INSKEEP: Good morning to you, and thanks for taking the time. I imagine it's been a busy time. You finished with the sandbags?
Mayor WALAKER: No.
(Soundbite of laughter)
Mayor WALAKER: No. We're still delivering sandbags, and we're hoping daylight here comes pretty soon so they can continue raising their dikes on the south side. They only had a foot or so to go, so hopefully that - one of the big things is the dirt. We're still - we've had backhoes digging all over the south part of the city trying to find suitable material to haul in and bolster up. But I can't wait till this gets over.
INSKEEP: Are you racing here? The river is still rising even as you're building these dikes?
Mayor WALAKER: Yeah. It's - well, we're really concerned, you know, about taking care of the river itself. But we have a south side, and we're concerned there about overland flooding and so forth because some of the legal drains come into the city and so forth. So no, it's still a multifaceted thing. We're still in gear. Hopefully, things will get better here shortly, but until the river actually crests, we're still pretty nervous about what's going on.
INSKEEP: Now I should remind people that you were around for the last major flood from the Red River in 1997. In fact, you were Fargo's public works director at the time. Did you learn anything from that experience that you're applying now?
Mayor WALAKER: Yeah, absolutely.

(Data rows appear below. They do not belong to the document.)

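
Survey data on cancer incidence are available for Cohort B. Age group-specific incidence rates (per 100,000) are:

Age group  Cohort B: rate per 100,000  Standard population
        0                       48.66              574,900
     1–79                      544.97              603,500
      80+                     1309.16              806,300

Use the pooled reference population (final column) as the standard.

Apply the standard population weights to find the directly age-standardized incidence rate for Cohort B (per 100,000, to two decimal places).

Standard total = 1,984,700; weights = 0.2897, 0.3041, 0.4063.
Standardized rate: 0.2897×48.66 + 0.3041×544.97 + 0.4063×1309.16 = 711.6641 per 100,000.

711.66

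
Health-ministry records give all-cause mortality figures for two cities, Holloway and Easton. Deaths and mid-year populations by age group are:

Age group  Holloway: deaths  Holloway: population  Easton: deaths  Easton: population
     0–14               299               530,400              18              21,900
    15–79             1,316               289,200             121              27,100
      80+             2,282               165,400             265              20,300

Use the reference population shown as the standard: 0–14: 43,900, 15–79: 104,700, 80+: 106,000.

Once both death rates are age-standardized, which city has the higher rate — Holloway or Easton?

Age-specific rates per 1,000 for Holloway: 0.564, 4.550, 13.797.
For Easton: 0.822, 4.465, 13.054.
Standard total = 254,600; weights = 0.1724, 0.4112, 0.4163.
Holloway: 0.1724×0.564 + 0.4112×4.550 + 0.4163×13.797 = 7.7127 per 1,000.
Easton: 0.1724×0.822 + 0.4112×4.465 + 0.4163×13.054 = 7.4128 per 1,000.
The crude rates (3.96 vs 5.83) would put Easton higher, but that reflects its age composition; once standardized to a common age structure, Holloway has the higher underlying rate.

Holloway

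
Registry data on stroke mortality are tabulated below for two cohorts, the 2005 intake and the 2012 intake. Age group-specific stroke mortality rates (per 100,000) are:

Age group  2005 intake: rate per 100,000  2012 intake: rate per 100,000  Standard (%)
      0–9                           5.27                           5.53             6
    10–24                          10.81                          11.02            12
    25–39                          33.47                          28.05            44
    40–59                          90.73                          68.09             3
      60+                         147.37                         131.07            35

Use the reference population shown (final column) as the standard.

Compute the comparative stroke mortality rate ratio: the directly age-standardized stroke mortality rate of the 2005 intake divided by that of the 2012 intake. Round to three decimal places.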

But this is a different animal, as far as I'm concerned. The elements are being thrown at us. And the other thing that's really different about this one here, we had about three and a half to four weeks to prepare in 1997. And this year, it's been about a week and a half, basically started sandbag production a week ago.

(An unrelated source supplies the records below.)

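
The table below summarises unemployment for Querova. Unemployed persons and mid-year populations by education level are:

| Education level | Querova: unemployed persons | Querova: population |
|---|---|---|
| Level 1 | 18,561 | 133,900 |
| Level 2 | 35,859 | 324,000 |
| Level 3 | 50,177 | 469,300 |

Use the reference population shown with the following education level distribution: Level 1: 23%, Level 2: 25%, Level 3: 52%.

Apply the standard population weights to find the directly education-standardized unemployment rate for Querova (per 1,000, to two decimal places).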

And as the river forecast center has increased the crest from roughly 36 - you know, they gave us a guideline there, but they're talking about the real number as being 36 to 37. Then it went to 38. Then it went to 39. And yesterday at noon, it went to 40 on Friday and 41 on Saturday. So it's a moving target.
INSKEEP: Wow. One other thing, mayor: Isn't it pretty cold there?

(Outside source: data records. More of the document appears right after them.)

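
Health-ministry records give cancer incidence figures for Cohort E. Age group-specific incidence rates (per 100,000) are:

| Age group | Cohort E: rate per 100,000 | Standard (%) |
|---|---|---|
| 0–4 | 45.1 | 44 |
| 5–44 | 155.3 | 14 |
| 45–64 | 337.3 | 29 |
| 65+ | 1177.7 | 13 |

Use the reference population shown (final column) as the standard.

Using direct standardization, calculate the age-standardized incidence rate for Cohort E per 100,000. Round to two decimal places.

292.50

Standard weights: 0.44, 0.14, 0.29, 0.13.
Standardized rate: 0.4400×45.1 + 0.1400×155.3 + 0.2900×337.3 + 0.1300×1177.7 = 292.5040 per 100,000.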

Mayor WALAKER: Well, okay. It's - right now, it's about 19 degrees Fahrenheit.
INSKEEP: What's it like to be down by the river working with sandbags when it's 19?
Mayor WALAKER: Less than peaceful.
(Soundbite of laughter)
INSKEEP: I'm sorry. What's that?
Mayor WALAKER: You look across there and you see - it's always been, you know, there are areas of peace. You go down south, the south side of Fargo, and I can't - I don't know how many backhoes - three yard backhoes right now are digging and loading trucks and hauling trucks and so forth. So the sun never sets on those people. That's with the Corps of Engineers, and they're doing a wonderful support process for us in conjunction with our engineering department.
INSKEEP: I'm just wondering if this is brutal weather to be down by the water working?
Mayor WALAKER: Oh, absolutely. Sure it is. But there's no wind this morning. That's good. And it finally quit snowing last night. So - it was still snowing when I hit the sack last night. So it's a - the weather conditions are less than ideal.
Mayor WALAKER: They're not going to improve that much.
INSKEEP: All right. Mayor Walaker, thanks very much.
Mayor WALAKER: You bet. Thank you.
INSKEEP: Dennis Walaker is mayor of Fargo, North Dakota, which is trying to keep the Red River from spilling into that city. And we'll bring you more as we learn it.